2. Title and Content
Begin by entering a title for your post or page at the top of the editor. Below that, there’s a large text box that you can utilize to input your content. Similar to basic word processors, its formatting options range from bold, italic, underline, to strikethrough.
3. Adding Media
Feel free to add images or other media to your post or page using the Add Media button located above the content box. Doing so will open your media library, where you can upload your own files or select the ones within the site’s library.
4. Categories and Tags
On the right-hand side of the Classic Editor, you will find a panel catered for the entry of categories and tags into your post or page. Although not compulsory, this can help organize your content and make it easier for users to find.
5. Publish or Save
To publish your finished work, click the Publish button. Alternatively, you could save your draft in progress by clicking the Save Draft button.
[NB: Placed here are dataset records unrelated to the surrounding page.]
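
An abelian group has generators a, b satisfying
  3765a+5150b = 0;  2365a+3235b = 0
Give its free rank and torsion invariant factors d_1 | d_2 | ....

rank_ℚ(R)=2; free=2−2=0
SNF(R) diag = [5, 5] → torsion [5, 5]

Answer: M ≅ ℤ/5 ⊕ ℤ/5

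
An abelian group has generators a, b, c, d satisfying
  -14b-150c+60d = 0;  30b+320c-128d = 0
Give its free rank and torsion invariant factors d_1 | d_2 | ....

rank_ℚ(R)=2; free=4−2=2
SNF(R) diag = [2, 2] → torsion [2, 2]

Answer: M ≅ ℤ^2 ⊕ ℤ/2 ⊕ ℤ/2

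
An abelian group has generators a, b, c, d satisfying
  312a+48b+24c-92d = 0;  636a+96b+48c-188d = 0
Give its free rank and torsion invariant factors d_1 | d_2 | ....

rank_ℚ(R)=2; free=4−2=2
SNF(R) diag = [4, 12] → torsion [4, 12]

Answer: M ≅ ℤ^2 ⊕ ℤ/4 ⊕ ℤ/12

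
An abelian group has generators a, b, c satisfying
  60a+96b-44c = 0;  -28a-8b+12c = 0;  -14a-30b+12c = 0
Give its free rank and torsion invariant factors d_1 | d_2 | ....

Answer: M ≅ ℤ/2 ⊕ ℤ/4 ⊕ ℤ/8

Derivation:
rank_ℚ(R)=3; free=3−3=0
SNF(R) diag = [2, 4, 8] → torsion [2, 4, 8]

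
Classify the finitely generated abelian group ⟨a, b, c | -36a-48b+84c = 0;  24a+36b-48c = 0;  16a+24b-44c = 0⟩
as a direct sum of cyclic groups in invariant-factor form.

Answer: M ≅ ℤ/4 ⊕ ℤ/12 ⊕ ℤ/36

Derivation:
rank_ℚ(R)=3; free=3−3=0
SNF(R) diag = [4, 12, 36] → torsion [4, 12, 36]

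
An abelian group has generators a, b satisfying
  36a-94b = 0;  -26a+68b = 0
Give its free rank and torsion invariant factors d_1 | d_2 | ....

rank_ℚ(R)=2; free=2−2=0
SNF(R) diag = [2, 2] → torsion [2, 2]

Answer: M ≅ ℤ/2 ⊕ ℤ/2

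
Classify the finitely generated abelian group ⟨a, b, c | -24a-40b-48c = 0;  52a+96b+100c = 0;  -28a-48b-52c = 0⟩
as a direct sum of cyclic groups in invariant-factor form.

Answer: M ≅ ℤ/4 ⊕ ℤ/8 ⊕ ℤ/24

Derivation:
rank_ℚ(R)=3; free=3−3=0
SNF(R) diag = [4, 8, 24] → torsion [4, 8, 24]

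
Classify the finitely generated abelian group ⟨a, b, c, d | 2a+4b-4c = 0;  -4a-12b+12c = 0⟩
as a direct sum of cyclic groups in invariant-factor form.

Answer: M ≅ ℤ^2 ⊕ ℤ/2 ⊕ ℤ/4

Derivation:
rank_ℚ(R)=2; free=4−2=2
SNF(R) diag = [2, 4] → torsion [2, 4]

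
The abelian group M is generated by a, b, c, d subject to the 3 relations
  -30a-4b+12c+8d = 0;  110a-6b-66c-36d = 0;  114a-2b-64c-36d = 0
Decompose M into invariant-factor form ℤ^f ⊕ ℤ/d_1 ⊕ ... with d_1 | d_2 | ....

Answer: M ≅ ℤ^1 ⊕ ℤ/2 ⊕ ℤ/2 ⊕ ℤ/2

Derivation:
rank_ℚ(R)=3; free=4−3=1
SNF(R) diag = [2, 2, 2] → torsion [2, 2, 2]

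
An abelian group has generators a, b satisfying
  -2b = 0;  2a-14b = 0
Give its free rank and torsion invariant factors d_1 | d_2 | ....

Answer: M ≅ ℤ/2 ⊕ ℤ/2

Derivation:
rank_ℚ(R)=2; free=2−2=0
SNF(R) diag = [2, 2] → torsion [2, 2]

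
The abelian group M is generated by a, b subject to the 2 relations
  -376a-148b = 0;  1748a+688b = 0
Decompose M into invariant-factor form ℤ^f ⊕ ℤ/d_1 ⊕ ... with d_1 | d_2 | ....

Answer: M ≅ ℤ/4 ⊕ ℤ/4

Derivation:
rank_ℚ(R)=2; free=2−2=0
SNF(R) diag = [4, 4] → torsion [4, 4]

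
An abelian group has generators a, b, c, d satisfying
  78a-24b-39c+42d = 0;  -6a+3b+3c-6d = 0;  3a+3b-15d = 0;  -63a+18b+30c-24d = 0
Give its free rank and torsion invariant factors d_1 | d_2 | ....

rank_ℚ(R)=4; free=4−4=0
SNF(R) diag = [3, 3, 3, 3] → torsion [3, 3, 3, 3]

Answer: M ≅ ℤ/3 ⊕ ℤ/3 ⊕ ℤ/3 ⊕ ℤ/3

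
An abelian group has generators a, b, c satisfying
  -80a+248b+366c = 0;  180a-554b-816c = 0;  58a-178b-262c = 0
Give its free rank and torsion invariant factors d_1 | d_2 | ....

Answer: M ≅ ℤ/2 ⊕ ℤ/2 ⊕ ℤ/2

Derivation:
rank_ℚ(R)=3; free=3−3=0
SNF(R) diag = [2, 2, 2] → torsion [2, 2, 2]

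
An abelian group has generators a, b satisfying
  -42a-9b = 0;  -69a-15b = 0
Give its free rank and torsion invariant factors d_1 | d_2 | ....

rank_ℚ(R)=2; free=2−2=0
SNF(R) diag = [3, 3] → torsion [3, 3]

Answer: M ≅ ℤ/3 ⊕ ℤ/3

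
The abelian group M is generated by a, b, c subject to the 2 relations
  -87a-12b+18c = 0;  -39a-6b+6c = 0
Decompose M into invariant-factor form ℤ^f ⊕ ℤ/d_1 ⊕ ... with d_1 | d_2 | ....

Answer: M ≅ ℤ^1 ⊕ ℤ/3 ⊕ ℤ/6

Derivation:
rank_ℚ(R)=2; free=3−2=1
SNF(R) diag = [3, 6] → torsion [3, 6]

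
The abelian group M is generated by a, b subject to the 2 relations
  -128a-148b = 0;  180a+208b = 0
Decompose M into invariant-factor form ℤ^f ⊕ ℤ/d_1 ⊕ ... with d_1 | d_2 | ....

rank_ℚ(R)=2; free=2−2=0
SNF(R) diag = [4, 4] → torsion [4, 4]

Answer: M ≅ ℤ/4 ⊕ ℤ/4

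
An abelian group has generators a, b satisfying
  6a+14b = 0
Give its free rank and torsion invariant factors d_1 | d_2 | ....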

Despite some finding the Classic Editor’s interface outdated, it still provides a simple and straightforward way to create and publish content on your WordPress site. The editor remains a viable option for those who prefer simplicity and reliability in content creation.
The Classic Editor is well-established and has a wealth of plugins and other tools available for users. Examples include Yoast SEO, which optimizes posts for search engines, and Jetpack, which adds additional features and functionality to your site.
In summary, the WordPress Block Editor may be grabbing attention, but don’t be too quick to forget the Classic Editor’s power. It remains a popular option for those preferring simplicity and reliability, leaving the baffling question – which one suits you best?